Another important consideration that we are beginning to see is the relationship between physical activity and academic achievement for children with ADHD. Actually, according to the Institute of Medicine, this is true for children generally. And this doesn’t even get into the issue of obesity and general conditioning. Nevertheless, the trend f0r school funding of physical education is down, not up. Similarly for art and music classes. Now, a recent Harvard study has debunked some of the claims about art/music study and improved basic skills. But that same study went out of its way to emphasize that it was not advocating any specific cuts in non-core curriculum areas but quite the opposite: it was their opinion generally that art/music study itself brought real value to students and the greater society. Without it, as Glenn Holland–the reluctant but beloved music teacher played by Richard Dreyfus in 1995’s “Mr. Holland’s Opus” said, “pretty soon there won’t be anything for these kids to read and write about.”

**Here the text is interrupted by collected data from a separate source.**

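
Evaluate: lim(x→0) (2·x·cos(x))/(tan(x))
This is a 0/0 indeterminate form.

Apply L'Hôpital's rule: differentiate numerator and denominator separately.
  f(x) = 2·x·cos(x)   ⇒   f'(x) = -2·x·sin(x) + 2·cos(x)
  g(x) = tan(x)   ⇒   g'(x) = tan(x)^2 + 1
  lim(x→0) f'(x)/g'(x) = lim(x→0) (-2·x·sin(x) + 2·cos(x))/(tan(x)^2 + 1)
  = 2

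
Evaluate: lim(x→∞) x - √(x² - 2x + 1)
This is an ∞-∞ indeterminate form.

Combine fractions or rationalize to convert ∞-∞ to 0/0 form:
  lim(x→∞) x - √(x² - 2x + 1) = 1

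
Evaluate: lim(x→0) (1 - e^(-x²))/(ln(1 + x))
This is a 0/0 indeterminate form.

Apply L'Hôpital's rule: differentiate numerator and denominator separately.
  f(x) = 1 - e^(-x^2)   ⇒   f'(x) = 2·x·e^(-x^2)
  g(x) = ln(x + 1)   ⇒   g'(x) = 1/(x + 1)
  lim(x→0) f'(x)/g'(x) = lim(x→0) (2·x·e^(-x^2))/(1/(x + 1))
  = 0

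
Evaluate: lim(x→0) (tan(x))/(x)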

Keeping these courses available to help kids with ADHD, and students generally, to succeed is so important and it is certainly not free. Therefore it falls onto us citizens to commit to the program and that means we have to pay for it. As a pediatrician, a child advocate, I say a broad based education for every child is our first duty as a society. I think about that every time I hear politicians arguing about “bloated education budgets.” Lean and efficient–yes. But let’s not throw the baby out with the bath water. I encourage you all to keep it in mind as well.